How companies recognize revenue over multiple quarters is the biggest issue behind Securities and Exchange Commission (SEC) enforcement actions because of the variable way the revenue is accounted for, and with mergers and acquisitions hitting record numbers, accounting for acquired contract assets and liabilities takes on heightened importance.
Application
Under the new standards, accounting staff are to look at how an acquired company has been applying ASC 606 rules to its contract assets and liabilities to determine what they’re to record for the acquired contracts.
If a revenue contract was paid fully upfront before the acquisition, for example, the acquired company would have to recognize a contract liability for the remaining unsatisfied performance obligations.

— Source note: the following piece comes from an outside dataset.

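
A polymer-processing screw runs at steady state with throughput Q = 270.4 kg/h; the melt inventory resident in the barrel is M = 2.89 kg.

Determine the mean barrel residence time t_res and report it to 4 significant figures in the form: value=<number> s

Q_s = Q / 3600 = 270.4 / 3600 = 0.0751111 kg/s
Mean residence time: t_res = M/Q_s = 2.89 kg / 0.0751111 kg/s = 38.4763 s

value=38.48 s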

For acquired companies that don’t follow Generally Accepted Accounting Practices (GAAP) or that have errors in their accounting, the acquirer should record a contract liability that is the same as, or similar to, the contract liability that would have been recorded by the acquired company before the acquisition.
FASB included a number of what it calls practical expedients for companies to use if they face hard-to quantify judgment calls.
For example, in cases in which contracts were modified before the acquisition date, an acquirer can reflect the aggregate effect of all the modifications when identifying the performance obligations or determining the transaction price. It can also reflect the aggregate effect when allocating the transaction price to both the satisfied and unsatisfied performance obligations.
Concerns
Not all FASB members were on board with all the changes. Christine Botosan, a FASB member since 2016, dissented out of concern the changes won’t lead to improved accounting for business combinations and won’t make it easier for investors and analysts to assess the performance of the assets and liabilities under the combined company.
Among other things, she said, there was a concern that companies might use the change to “buy revenues” by carrying over an acquired company’s basis, which could enable them to overstate their post-acquisition revenues and income.
The new standards take effect for public companies near the end of next year; for other companies and organizations, the standards take effect a year later, near the end of 2023.